Considerato un sovversivo e quindi un nemico degli Stati Uniti, tuttavia non riuscirono mai ad espellerlo dal Paese, poiché non furono mai trovate prove che lo accusassero di propaganda sovversiva. Inoltre la sua estrema notorietà, sia come cantautore che come pacifista, era così enorme che risultava molto difficile per le autorità statunitensi liberarsi di un personaggio, tanto amato e osannato da milioni di fan.
Non a caso Lennon non era solo l’ex Beatles, il leader di quel gruppo che aveva segnato un epoca nel mondo della musica, ma anche nel costume, nella moda e nella pop-art arrivando a scrivere e ad incidere ben 186 brani di successo, ma anche l’artista che in poco più di dieci anni da solista aveva confermato, raffinato e migliorato il suo genio musicale, continuando a catalizzare l’attenzione di migliaia di fans che forse lo amavano ancor di più da solista che da componente dello storico gruppo.
Il suo ultimo album “Double Fantasy” che lo riportava sulla scena internazionale dopo ben cinque anni di oblio, ne confermava invece l’ottima forma artistica e lo proiettava verso una carriera artistica ancora più brillante e soddisfacente. Nulla lasciava credere che questo album potesse diventare la scusa subdola e vigliacca per avvicinarsi a Lennon, e chiedergli un autografo.

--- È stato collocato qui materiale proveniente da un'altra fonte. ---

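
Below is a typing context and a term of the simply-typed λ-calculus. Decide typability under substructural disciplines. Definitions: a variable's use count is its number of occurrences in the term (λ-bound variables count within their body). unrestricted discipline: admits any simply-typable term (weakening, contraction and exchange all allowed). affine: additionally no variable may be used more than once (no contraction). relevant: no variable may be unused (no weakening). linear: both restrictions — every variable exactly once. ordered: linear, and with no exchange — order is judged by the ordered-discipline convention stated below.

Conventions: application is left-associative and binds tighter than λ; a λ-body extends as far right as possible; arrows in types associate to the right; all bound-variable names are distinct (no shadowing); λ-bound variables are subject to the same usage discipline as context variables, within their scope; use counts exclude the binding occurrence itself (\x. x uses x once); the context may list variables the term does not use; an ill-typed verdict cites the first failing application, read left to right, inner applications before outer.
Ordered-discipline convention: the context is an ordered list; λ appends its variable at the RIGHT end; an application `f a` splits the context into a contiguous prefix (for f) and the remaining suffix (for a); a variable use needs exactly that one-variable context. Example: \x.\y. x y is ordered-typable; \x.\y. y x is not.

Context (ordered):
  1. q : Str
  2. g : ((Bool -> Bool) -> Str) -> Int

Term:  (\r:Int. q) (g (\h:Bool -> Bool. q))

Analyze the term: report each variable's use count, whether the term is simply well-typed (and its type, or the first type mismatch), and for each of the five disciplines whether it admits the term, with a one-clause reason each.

use counts: q: 2×, g: 1×, r (λ-bound): 0×, h (λ-bound): 0×
order of uses: q, g, q
typing: well-typed — term : Str
ordered ✗ (q ×2 used more than once (contraction); r, h never used (weakening))
linear ✗ (q ×2 used more than once (contraction); r, h never used (weakening))
affine ✗ (q ×2 used more than once (contraction))
relevant ✗ (r, h never used (weakening))
unrestricted ✓ (type-checks (Str) and nothing is barred)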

La terribile notizia della sua prematura morte cominciò a diffondersi rapidamente, e pian piano una folla immensa di fan, incredula, disperata e distrutta dal dolore, iniziò a riunirsi nei pressi dell’ospedale dove si trovava la salma di Lennon e davanti la sua abitazione, al Dakota Building. Hanno ucciso Lennon !!! Queste tre parole piombarono come pietre nei telegiornali di tutto il mondo e, tra sconcerto e incredulità, tutti si rassegnarono alla perdita dell’autore di canzoni immortali come Immagine, Mind Games, Beautiful Boy, Happy Xmas (war is over) e Give Peace a Chance (queste ultime due composte insieme a Yoko Ono), che Lennon compose quando era già terminata l’esperienza con i Beatles.
Sono appena trascorsi quarant’anni da quella tragica morte e il ricordo di Lennon è ancora vivo, così come quello della sua morte, che nessuno potrà mai dimenticare. Quando, dopo circa vent’anni dalla sua morte, mi recai a New York, volli raggiungere il luogo dell’omicidio e, davanti il Dakota Building scattai una fotografia in bianco e nero; l’emozione fu grande e il ricordo triste di quella morte assurda mi riportò indietro negli anni pensando a quel cantante che una volta disse che i Beatles erano più famosi di Gesù Cristo.